Just announced is 3 new locomotives:

Class A Climax
0-4-0 Tram
2-4-2 1:32 71325 Passenger loco

I will post more information here later. Photos are uploaded already


----------



## seadawg (Jan 2, 2008)

Looks like the Climax will be available with three different type boilers; horizontal, vertical and "T"!


----------



## snowshoe (Jan 2, 2008)

I cant wait to see the class A. I might have to save up for that one.


----------



## seadawg (Jan 2, 2008)

Here's a link to the larger pic http://www.regner-dampftechnik.de/a...profil.htm


----------



## Pete Thornton (Jan 2, 2008)

Posted By snowshoe on 30 Jan 2013 09:24 AM 
I cant wait to see the class A. I might have to save up for that one. 

Jason, 
Any chance the Climax has skew bevel gears on the trucks ?


----------



## Kovacjr (Jan 2, 2008)

I can only speculate that they would need to be. Once I actually receive one that I would know.


----------



## Ironton (Jan 2, 2008)

Dave, 

My German isn't as good as it used to be, but Regner's site says zwei or two versions. T-boiler and standing boiler.


----------



## Kovacjr (Jan 2, 2008)

The Climax will be 3 versions as stated in the listing. Straight boiler, T boiler and a Vertical boiler. The prototype was built with the straight boiler.


----------



## Pete Thornton (Jan 2, 2008)

says zwei or two versions. T-boiler and standing boiler 
Rich, 

I thought that, but it says two *more* versions, besides the straight boiler shown in the photos.


----------



## seadawg (Jan 2, 2008)

Posted By Pete Thornton on 31 Jan 2013 08:40 AM 
says zwei or two versions. T-boiler and standing boiler 
Rich, 

I thought that, but it says two *more* versions, besides the straight boiler shown in the photos. 

Yep, what Pete said: 
zwei weiteren Varianten (aber, Ich spreche nur Japanisch.)


----------



## scottemcdonald (Jan 11, 2008)

I like the Tram "Otto" - http://www.regner-dampftechnik.de/aktuelles/neuheiten2013/25488_otto_easyline.php Perfect for my small railway currently in design. -- Scott


----------



## ChrisBerry (Feb 9, 2010)

Jason, 

Thanks for the news! 

I would very much hope that Regner is able to produce the Climax with skew bevel gears! They seem to like a technological puzzle! The steam motor and gearbox looks a superb adaptation of what they already produce, and it would be a great pity if they did not carry that design prowess into the trucks. 

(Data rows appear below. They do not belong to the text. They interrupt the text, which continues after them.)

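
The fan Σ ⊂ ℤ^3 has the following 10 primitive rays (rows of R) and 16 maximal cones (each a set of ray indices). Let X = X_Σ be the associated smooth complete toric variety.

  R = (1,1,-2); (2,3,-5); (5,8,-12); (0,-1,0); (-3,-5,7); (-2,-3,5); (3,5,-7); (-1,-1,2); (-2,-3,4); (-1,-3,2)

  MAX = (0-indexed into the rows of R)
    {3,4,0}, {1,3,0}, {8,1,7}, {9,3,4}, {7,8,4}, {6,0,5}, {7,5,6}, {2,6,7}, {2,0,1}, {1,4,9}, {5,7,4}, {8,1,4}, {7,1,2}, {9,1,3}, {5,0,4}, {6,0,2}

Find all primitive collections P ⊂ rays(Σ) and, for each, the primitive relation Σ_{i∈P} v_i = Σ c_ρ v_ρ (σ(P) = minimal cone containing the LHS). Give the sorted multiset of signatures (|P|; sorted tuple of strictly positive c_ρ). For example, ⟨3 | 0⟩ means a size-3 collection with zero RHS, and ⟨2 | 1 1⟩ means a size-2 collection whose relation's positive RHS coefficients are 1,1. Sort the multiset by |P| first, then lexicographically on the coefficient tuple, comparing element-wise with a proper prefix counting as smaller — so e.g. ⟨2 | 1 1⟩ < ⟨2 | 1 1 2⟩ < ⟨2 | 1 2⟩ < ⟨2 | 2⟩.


24 minimal non-faces of Δ(Σ) (on 10 rays):

  P = {0,7}:  v_{0} + v_{7} = 0 — sig = ⟨2 | 0⟩
  P = {1,5}:  v_{1} + v_{5} = 0 — sig = ⟨2 | 0⟩
  P = {4,6}:  v_{4} + v_{6} = 0 — sig = ⟨2 | 0⟩
  P = {1,6}:  v_{1} + v_{6} = v_{2} — sig = ⟨2 | 1⟩
  P = {2,4}:  v_{2} + v_{4} = v_{1} — sig = ⟨2 | 1⟩
  P = {2,5}:  v_{2} + v_{5} = v_{6} — sig = ⟨2 | 1⟩
  P = {0,8}:  v_{0} + v_{8} = v_{1} + v_{4} — sig = ⟨2 | 1 1⟩
  P = {3,5}:  v_{3} + v_{5} = v_{0} + v_{4} — sig = ⟨2 | 1 1⟩
  P = {3,6}:  v_{3} + v_{6} = v_{0} + v_{1} — sig = ⟨2 | 1 1⟩
  P = {3,7}:  v_{3} + v_{7} = v_{1} + v_{4} — sig = ⟨2 | 1 1⟩
  P = {5,8}:  v_{5} + v_{8} = v_{4} + v_{7} — sig = ⟨2 | 1 1⟩
  P = {5,9}:  v_{5} + v_{9} = v_{3} + v_{4} — sig = ⟨2 | 1 1⟩
  P = {6,8}:  v_{6} + v_{8} = v_{1} + v_{7} — sig = ⟨2 | 1 1⟩
  P = {6,9}:  v_{6} + v_{9} = v_{1} + v_{3} — sig = ⟨2 | 1 1⟩
  P = {2,3}:  v_{2} + v_{3} = v_{0} + 2·v_{1} — sig = ⟨2 | 1 2⟩
  P = {2,8}:  v_{2} + v_{8} = 2·v_{1} + v_{7} — sig = ⟨2 | 1 2⟩
  P = {2,9}:  v_{2} + v_{9} = 2·v_{1} + v_{3} — sig = ⟨2 | 1 2⟩
  P = {0,9}:  v_{0} + v_{9} = 2·v_{3} — sig = ⟨2 | 2⟩
  P = {3,8}:  v_{3} + v_{8} = 2·v_{1} + 2·v_{4} — sig = ⟨2 | 2 2⟩
  P = {7,9}:  v_{7} + v_{9} = 2·v_{1} + 2·v_{4} — sig = ⟨2 | 2 2⟩
  P = {8,9}:  v_{8} + v_{9} = 3·v_{1} + 3·v_{4} — sig = ⟨2 | 3 3⟩
  P = {0,1,4}:  v_{0} + v_{1} + v_{4} = v_{3} — sig = ⟨3 | 1⟩
  P = {1,3,4}:  v_{1} + v_{3} + v_{4} = v_{9} — sig = ⟨3 | 1⟩
  P = {1,4,7}:  v_{1} + v_{4} + v_{7} = v_{8} — sig = ⟨3 | 1⟩

Hence PRS(X_Σ) =
    |P|=2: 21 collections, coeffs (), (), (), (1), (1), (1), (1,1), (1,1), (1,1), (1,1), (1,1), (1,1), (1,1), (1,1), (1,2), (1,2), (1,2), (2), (2,2), (2,2), (3,3)
    |P|=3: 3 collections, coeffs (1), (1), (1)


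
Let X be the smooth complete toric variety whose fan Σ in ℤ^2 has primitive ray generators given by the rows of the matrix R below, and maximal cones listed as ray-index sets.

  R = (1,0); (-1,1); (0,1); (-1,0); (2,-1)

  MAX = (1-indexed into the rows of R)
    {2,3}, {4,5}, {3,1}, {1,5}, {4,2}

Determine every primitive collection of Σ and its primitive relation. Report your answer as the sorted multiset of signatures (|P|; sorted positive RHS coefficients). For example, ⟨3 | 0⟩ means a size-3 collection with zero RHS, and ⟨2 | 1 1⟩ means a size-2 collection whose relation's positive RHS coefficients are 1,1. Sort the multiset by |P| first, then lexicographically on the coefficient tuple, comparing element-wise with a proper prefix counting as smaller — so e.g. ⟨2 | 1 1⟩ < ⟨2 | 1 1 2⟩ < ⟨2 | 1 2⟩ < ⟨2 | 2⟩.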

Clearly it would then also be great if they were to offer the trucks or at least the gears as a builders part. 

I have just bought a pair of Accucraft shay trucks, as I have limited time for building complex parts. My guess is that the shay trucks would save me about a year based on the time I am able to spend in a workshop. So I am quite happy to spend $300 dollars on that, while unhappy to spend $1500 on a Shay itself. Would be happy to buy a Graham Shay motor if they still made them............ I am looking to build two T-boilers in parallel for a Shay and a Climax........ 

So, following on from the earlier threads about Climax gears, if a dealer could persuade Herr Regner to run on a few extra correct Climax trucks or gears for the 'home builder' that might be a great help! I suggested it to Accucraft with no success so far......... I very much doubt I am going to be buying an expensive Climax kit in the wrong scale, and to a design I do not completely like, no matter how superb it is in concept. 

All best wishes, 

Chris


----------